The ozone layer comprises a belt of ozone molecules located primarily in the lower stratosphere. It is responsible for absorbing most of the sun's harmful ultraviolet radiation before it reaches Earth's surface.
The researchers estimated that the common chemical coolants known as hydrofluorocarbons (HFCs) will cause a 0.035 percent decrease in ozone by 2050.
"We are not suggesting HFCs are an existential threat to the ozone layer or to ozone hole recovery, but the impact is not zero as has been claimed," said lead study author Margaret Hurwitz, atmospheric scientist at Nasa's Goddard Space Flight Centre in Greenbelt, Maryland.
The study, which focused on the five types of HFCs expected to contribute the most to global warming in 2050, found that the gases indirectly contribute to ozone depletion.

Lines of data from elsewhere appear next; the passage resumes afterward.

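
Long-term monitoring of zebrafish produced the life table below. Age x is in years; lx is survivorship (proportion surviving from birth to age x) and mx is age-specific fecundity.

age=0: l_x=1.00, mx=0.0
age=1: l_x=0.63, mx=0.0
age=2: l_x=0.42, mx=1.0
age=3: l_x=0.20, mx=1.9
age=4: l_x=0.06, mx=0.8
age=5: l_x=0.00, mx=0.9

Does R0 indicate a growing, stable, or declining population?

declining

R0 = Σ lx·mx = 0 + 0 + 0.42 + 0.38 + 0.048 + 0 = 0.848
R0 < 1, so the population is declining.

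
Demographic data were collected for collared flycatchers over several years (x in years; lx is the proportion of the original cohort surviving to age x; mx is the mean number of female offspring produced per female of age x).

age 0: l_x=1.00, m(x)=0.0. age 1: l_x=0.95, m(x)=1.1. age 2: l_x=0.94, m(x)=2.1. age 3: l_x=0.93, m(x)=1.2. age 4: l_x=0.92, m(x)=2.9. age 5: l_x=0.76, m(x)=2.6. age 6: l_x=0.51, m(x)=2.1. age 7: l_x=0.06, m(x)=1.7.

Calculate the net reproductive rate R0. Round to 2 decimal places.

9.95

lx·mx by age: 0, 1.045, 1.974, 1.116, 2.668, 1.976, 1.071, 0.102
R0 = Σ lx·mx = 9.952 → 9.95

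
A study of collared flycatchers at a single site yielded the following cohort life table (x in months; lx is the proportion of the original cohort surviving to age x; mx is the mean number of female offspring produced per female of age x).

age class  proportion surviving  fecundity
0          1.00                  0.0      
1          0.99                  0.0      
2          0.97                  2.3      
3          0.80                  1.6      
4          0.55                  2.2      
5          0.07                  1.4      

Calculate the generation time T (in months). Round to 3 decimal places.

2.829

lx·mx: 0, 0, 2.231, 1.28, 1.21, 0.098 → R0 = 4.819
x·lx·mx: 0, 0, 4.462, 3.84, 4.84, 0.49 → Σ = 13.632
T = 13.632 / 4.819 = 2.828803… → 2.829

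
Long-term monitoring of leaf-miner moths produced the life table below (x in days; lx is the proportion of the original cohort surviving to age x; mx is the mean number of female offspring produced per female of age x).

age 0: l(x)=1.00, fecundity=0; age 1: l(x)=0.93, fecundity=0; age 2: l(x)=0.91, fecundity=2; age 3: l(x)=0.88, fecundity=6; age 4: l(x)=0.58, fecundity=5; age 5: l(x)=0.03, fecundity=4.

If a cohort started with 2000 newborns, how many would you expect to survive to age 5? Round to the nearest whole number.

60

Expected survivors = N0 · l_5 = 2000 × 0.03 = 60 → 60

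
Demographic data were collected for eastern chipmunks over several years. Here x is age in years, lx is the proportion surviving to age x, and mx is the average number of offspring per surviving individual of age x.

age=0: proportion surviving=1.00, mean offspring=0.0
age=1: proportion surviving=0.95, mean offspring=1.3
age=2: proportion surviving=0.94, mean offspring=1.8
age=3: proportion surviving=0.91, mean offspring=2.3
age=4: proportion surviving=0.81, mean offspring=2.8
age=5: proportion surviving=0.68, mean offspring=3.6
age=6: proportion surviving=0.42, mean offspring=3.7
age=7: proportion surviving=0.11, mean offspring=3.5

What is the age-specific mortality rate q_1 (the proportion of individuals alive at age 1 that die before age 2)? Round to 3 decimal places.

q_1 = (l_1 − l_2) / l_1 = (0.95 − 0.94) / 0.95
     = 0.01 / 0.95 = 0.010526… → 0.011

0.011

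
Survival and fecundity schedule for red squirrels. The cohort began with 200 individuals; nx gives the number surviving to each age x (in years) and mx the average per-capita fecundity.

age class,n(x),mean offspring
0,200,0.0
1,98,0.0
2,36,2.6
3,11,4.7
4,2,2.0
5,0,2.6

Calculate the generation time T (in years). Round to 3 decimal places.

2.400

lx = nx/n0 = nx/200: 1, 0.49, 0.18, 0.055, 0.01, 0
lx·mx: 0, 0, 0.468, 0.2585, 0.02, 0 → R0 = 0.7465
x·lx·mx: 0, 0, 0.936, 0.7755, 0.08, 0 → Σ = 1.7915
T = 1.7915 / 0.7465 = 2.399866… → 2.400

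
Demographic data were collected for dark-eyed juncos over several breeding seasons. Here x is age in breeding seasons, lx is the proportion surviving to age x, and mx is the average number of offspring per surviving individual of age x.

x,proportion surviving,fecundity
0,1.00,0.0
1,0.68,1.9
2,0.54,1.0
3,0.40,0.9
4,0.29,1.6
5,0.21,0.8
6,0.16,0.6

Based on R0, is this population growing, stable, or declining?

R0 = Σ lx·mx = 0 + 1.292 + 0.54 + 0.36 + 0.464 + 0.168 + 0.096 = 2.92
R0 > 1, so the population is growing.

growing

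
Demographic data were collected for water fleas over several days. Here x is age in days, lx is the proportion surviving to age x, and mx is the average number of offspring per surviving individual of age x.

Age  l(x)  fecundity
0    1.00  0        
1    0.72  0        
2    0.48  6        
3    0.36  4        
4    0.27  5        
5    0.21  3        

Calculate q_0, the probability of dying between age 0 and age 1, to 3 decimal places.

0.280

q_0 = (l_0 − l_1) / l_0 = (1 − 0.72) / 1
     = 0.28 / 1 = 0.28 → 0.280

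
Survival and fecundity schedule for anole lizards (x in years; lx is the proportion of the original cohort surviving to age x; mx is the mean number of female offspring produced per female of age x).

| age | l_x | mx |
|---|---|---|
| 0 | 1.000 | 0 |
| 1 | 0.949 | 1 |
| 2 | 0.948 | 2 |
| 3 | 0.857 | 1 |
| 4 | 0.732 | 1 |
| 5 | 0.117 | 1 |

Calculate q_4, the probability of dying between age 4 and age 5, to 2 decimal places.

q_4 = (l_4 − l_5) / l_4 = (0.732 − 0.117) / 0.732
     = 0.615 / 0.732 = 0.840164… → 0.84

0.84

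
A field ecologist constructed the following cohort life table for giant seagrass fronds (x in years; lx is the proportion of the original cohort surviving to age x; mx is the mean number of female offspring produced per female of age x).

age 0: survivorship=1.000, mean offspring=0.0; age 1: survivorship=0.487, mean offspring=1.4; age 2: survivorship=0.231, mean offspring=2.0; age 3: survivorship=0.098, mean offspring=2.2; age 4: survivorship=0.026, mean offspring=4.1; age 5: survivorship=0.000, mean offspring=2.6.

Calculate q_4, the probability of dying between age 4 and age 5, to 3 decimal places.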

HFC emissions cause increased warming of the stratosphere, speeding up the chemical reactions that destroy ozone molecules, and they also decrease ozone levels in the tropics by accelerating the upward movement of ozone-poor air, the findings showed.
HFCs have been adopted as replacements for chlorofluorocarbons (CFC) and hydrochlorofluorocarbons (HCFC) in refrigerators and in home and automobile air conditioners.

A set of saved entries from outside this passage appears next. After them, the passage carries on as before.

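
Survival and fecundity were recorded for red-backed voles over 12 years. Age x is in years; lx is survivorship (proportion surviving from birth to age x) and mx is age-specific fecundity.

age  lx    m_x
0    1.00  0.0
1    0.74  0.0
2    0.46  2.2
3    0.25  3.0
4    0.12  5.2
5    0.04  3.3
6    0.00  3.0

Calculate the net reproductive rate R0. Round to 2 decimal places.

2.52

lx·mx by age: 0, 0, 1.012, 0.75, 0.624, 0.132, 0
R0 = Σ lx·mx = 2.518 → 2.52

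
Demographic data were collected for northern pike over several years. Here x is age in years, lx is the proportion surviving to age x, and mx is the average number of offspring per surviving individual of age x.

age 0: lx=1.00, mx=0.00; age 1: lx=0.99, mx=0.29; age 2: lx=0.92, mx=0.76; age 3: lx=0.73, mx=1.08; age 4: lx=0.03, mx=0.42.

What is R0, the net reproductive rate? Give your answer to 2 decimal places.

lx·mx by age: 0, 0.2871, 0.6992, 0.7884, 0.0126
R0 = Σ lx·mx = 1.7873 → 1.79

1.79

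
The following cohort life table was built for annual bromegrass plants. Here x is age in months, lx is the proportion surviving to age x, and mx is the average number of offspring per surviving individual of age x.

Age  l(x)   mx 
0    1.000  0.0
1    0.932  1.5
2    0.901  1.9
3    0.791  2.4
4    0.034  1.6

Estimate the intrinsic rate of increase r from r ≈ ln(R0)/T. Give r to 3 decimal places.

R0 = Σ lx·mx = 0 + 1.398 + 1.7119 + 1.8984 + 0.0544 = 5.0627
Σ x·lx·mx = 10.7346; T = 10.7346/5.0627 = 2.12033…
r ≈ ln(R0)/T = ln(5.0627)/2.12033… = 0.76493… → 0.765

0.765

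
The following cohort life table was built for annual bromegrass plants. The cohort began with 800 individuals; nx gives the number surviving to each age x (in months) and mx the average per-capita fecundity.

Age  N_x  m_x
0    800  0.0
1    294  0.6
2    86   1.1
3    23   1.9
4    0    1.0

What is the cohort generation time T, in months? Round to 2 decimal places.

1.58

lx = nx/n0 = nx/800: 1, 0.3675, 0.1075, 0.02875, 0
lx·mx: 0, 0.2205, 0.11825, 0.054625, 0 → R0 = 0.393375
x·lx·mx: 0, 0.2205, 0.2365, 0.163875, 0 → Σ = 0.620875
T = 0.620875 / 0.393375 = 1.578329… → 1.58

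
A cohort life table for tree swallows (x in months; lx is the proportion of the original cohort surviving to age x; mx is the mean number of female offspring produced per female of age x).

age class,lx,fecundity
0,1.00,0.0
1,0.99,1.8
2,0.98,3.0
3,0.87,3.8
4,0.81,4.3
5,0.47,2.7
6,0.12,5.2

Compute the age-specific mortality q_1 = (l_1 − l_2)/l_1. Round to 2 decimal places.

q_1 = (l_1 − l_2) / l_1 = (0.99 − 0.98) / 0.99
     = 0.01 / 0.99 = 0.010101… → 0.01

0.01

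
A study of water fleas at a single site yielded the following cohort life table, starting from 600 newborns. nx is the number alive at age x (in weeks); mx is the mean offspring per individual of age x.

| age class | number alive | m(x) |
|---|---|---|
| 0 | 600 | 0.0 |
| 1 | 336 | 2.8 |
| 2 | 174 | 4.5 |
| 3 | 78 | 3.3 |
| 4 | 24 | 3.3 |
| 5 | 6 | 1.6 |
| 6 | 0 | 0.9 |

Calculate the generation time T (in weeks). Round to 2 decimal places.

1.76

lx = nx/n0 = nx/600: 1, 0.56, 0.29, 0.13, 0.04, 0.01, 0
lx·mx: 0, 1.568, 1.305, 0.429, 0.132, 0.016, 0 → R0 = 3.45
x·lx·mx: 0, 1.568, 2.61, 1.287, 0.528, 0.08, 0 → Σ = 6.073
T = 6.073 / 3.45 = 1.76029… → 1.76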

CFCs were largely responsible for the ozone depletion first observed by scientists in the 1980s, most notably the ozone hole above Antarctica, which continues today.

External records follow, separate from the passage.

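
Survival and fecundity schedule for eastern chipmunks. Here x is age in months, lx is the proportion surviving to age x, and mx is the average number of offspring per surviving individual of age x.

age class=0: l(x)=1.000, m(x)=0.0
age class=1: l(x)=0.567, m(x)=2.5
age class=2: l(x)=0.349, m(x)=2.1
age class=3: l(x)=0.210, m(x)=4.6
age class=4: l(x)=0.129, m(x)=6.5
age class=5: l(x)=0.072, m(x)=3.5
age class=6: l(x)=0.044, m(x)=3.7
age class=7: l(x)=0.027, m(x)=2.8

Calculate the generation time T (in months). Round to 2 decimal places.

2.68

lx·mx: 0, 1.4175, 0.7329, 0.966, 0.8385, 0.252, 0.1628, 0.0756 → R0 = 4.4453
x·lx·mx: 0, 1.4175, 1.4658, 2.898, 3.354, 1.26, 0.9768, 0.5292 → Σ = 11.9013
T = 11.9013 / 4.4453 = 2.677277… → 2.68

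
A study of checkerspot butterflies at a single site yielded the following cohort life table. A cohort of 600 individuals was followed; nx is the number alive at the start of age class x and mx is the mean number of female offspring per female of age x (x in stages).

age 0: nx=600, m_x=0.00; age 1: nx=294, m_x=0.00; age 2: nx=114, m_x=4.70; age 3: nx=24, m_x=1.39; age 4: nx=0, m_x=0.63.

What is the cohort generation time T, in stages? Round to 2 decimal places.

2.06

lx = nx/n0 = nx/600: 1, 0.49, 0.19, 0.04, 0
lx·mx: 0, 0, 0.893, 0.0556, 0 → R0 = 0.9486
x·lx·mx: 0, 0, 1.786, 0.1668, 0 → Σ = 1.9528
T = 1.9528 / 0.9486 = 2.058613… → 2.06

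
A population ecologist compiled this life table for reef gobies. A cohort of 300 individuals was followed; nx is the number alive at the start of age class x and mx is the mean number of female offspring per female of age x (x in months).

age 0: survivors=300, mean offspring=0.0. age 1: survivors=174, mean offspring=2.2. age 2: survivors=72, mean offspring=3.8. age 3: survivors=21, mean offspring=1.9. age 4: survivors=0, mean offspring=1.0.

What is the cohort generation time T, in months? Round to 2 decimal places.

1.51

lx = nx/n0 = nx/300: 1, 0.58, 0.24, 0.07, 0
lx·mx: 0, 1.276, 0.912, 0.133, 0 → R0 = 2.321
x·lx·mx: 0, 1.276, 1.824, 0.399, 0 → Σ = 3.499
T = 3.499 / 2.321 = 1.50754… → 1.51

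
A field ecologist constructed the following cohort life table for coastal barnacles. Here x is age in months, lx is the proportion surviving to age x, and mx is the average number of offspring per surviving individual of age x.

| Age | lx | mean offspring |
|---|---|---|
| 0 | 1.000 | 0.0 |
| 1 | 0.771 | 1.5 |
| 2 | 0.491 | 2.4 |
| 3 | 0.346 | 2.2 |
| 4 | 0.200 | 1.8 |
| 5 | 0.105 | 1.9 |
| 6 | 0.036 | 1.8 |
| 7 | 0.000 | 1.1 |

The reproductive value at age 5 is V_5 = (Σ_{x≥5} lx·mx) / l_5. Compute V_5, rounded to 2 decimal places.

2.52

lx·mx for x ≥ 5: 0.1995, 0.0648, 0 → sum = 0.2643
V_5 = 0.2643 / l_5 = 0.2643 / 0.105 = 2.517143… → 2.52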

"HFCs are, in fact, weak ozone-depleting substances," Hurwitz noted.
But the scientists also found that HFCs have a nearly linear impact on stratospheric temperature and ozone change.
For example, reducing HFC emissions by 50 percent would decrease the ozone change by a comparable amount.
Such a direct relationship will prove useful for evaluating the impacts of emerging HFCs, Hurwitz said.
"We can provide policy makers with an estimate of the stratospheric impacts of new HFC gases," Hurwitz noted.
While HFCs are only weak ozone-depleting substances, they are, like CFCs and HCFCs, strong greenhouse gases. If production trends continue, projections show that, by 2050, the amount of global warming by all HFCs could be as large as 20 percent that of carbon dioxide, the study pointed out.
The findings appeared in the journal Geophysical Research Letters.